The broader impact/commercial potential of this I-Corps project is the development of a drug testing model that enables pharmaceutical companies to eliminate ineffective drug candidates at much earlier stages in the research and development (R&D) process. For the past 10 years, pharmaceutical companies have been experiencing a decrease in R&D returns on drug development. One of the reasons for the decrease, is that most of the drugs entering clinical trials fail in this final and most costly stage. Currently, screening begins with 2-Dimensional (2D) cell cultures and progresses to animal models. Both systems have inherent deficiencies in replicating human disease. The proposed technology uses more effective 3D tissue models for drug screening by providing a more physiologically-relevant drug response while being compatible with currently available, high-throughput screening platforms. This technology has the potential to increase the work efficiency of researchers and other end-users, reduce false positive drug candidates at early stages to increase R&D returns for the pharmaceutical companies, and reduce healthcare costs for patients. In addition, the proposed technology may enable faster development of new therapies.

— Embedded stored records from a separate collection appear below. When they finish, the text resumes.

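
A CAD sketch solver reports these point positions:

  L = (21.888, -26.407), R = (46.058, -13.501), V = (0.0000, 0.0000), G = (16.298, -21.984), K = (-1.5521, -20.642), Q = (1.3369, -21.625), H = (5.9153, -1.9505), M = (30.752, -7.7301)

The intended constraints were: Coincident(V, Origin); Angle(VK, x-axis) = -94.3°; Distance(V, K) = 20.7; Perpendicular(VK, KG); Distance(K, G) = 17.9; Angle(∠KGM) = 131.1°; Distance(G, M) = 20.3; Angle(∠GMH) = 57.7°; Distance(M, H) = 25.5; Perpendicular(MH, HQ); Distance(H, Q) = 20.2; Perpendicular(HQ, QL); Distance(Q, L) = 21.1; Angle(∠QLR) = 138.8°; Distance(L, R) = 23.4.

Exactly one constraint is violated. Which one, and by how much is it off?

Distance(L, R) = 23.4 — off by 4.00.

V = (0.00, 0.00) ✓; VK at -94.30° ✓; |VK| = 20.70 ✓; ∠(VK, KG) = 90.00° ✓; |KG| = 17.90 ✓; ∠KGM = 131.1° ✓; |GM| = 20.30 ✓; ∠GMH = 57.70° ✓; |MH| = 25.50 ✓; ∠(MH, HQ) = 90.00° ✓; |HQ| = 20.20 ✓; ∠(HQ, QL) = 90.00° ✓; |QL| = 21.10 ✓; ∠QLR = 138.8° ✓; |LR| = 27.40 ✗.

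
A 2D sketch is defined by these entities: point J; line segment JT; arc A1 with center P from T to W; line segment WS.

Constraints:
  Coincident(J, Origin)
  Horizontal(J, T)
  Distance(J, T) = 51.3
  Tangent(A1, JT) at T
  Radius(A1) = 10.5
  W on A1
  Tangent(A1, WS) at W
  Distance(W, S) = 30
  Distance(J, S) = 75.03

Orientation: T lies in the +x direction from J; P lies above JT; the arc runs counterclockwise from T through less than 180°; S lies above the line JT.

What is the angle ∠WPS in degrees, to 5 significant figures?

70.710°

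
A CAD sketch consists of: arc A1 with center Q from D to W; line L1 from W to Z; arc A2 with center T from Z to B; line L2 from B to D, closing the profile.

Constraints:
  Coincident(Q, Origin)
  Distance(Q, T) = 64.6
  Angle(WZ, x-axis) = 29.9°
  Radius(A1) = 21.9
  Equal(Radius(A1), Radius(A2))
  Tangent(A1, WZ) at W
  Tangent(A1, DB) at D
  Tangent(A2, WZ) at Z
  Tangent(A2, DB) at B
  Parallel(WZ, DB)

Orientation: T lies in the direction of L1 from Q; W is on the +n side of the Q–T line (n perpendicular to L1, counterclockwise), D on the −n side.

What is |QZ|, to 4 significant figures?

68.21

The slot axis is L1's direction at 29.9°, so u = (cos 29.9°, sin 29.9°) = (0.8669, 0.4985) and n = (−sin 29.9°, cos 29.9°) = (-0.4985, 0.8669). Q is at the origin and T lies 64.6 along u from Q, so T = 64.6·u = (56.00, 32.20). Tangency of A1 to both parallel lines with radius 21.9 puts W and D at Q ± 21.9·n: W = (-10.92, 18.99), D = (10.92, -18.99). Equal radii place Z and B the same way about T: Z = T + 21.9·n = (45.08, 51.19), B = T − 21.9·n = (66.92, 13.22). Then |QZ| = |Z − Q| = 68.21.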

This I-Corps project is based on the development of advanced 3D cell-laden hydrogel microspheroids for drug screening. Currently used models for pre-clinical drug testing have inherent deficiencies in replicating human disease. 3D spheroidal cell aggregates have been established as more effective models for cancer drug screening; However, existing systems lack the homogeneity, cellular microenvironmental control, and total cell numbers needed to perform high fidelity endpoint screening assays and obtain the quality and types of information that researchers require. In addition, many types of cancer cells do not consistently form 3D aggregates. Therefore, there is a need for more advanced 3D spheroidal models that can support high cell density, multiple cell types, and modulation of cellular microenvironment. Using a custom-developed microfluidic encapsualtion platform, cell-laden microspheroids may be produced at an extremely fast speed using photocrosslinkable hydrogel materials. Compared to self-aggregation and other competing technologies, the proposed technology may provide greater flexibility to manipulate the cellular microenvironment, such as stiffness, and may include multiple supporting cell types, such as highly important stromal and immune cells. Additionally, higher numbers of cells may be included per well compared to cell aggregates, making highly sensitive endpoint analyses feasible on a per well basis.
This award reflects NSF's statutory mission and has been deemed worthy of support through evaluation using the Foundation's intellectual merit and broader impacts review criteria.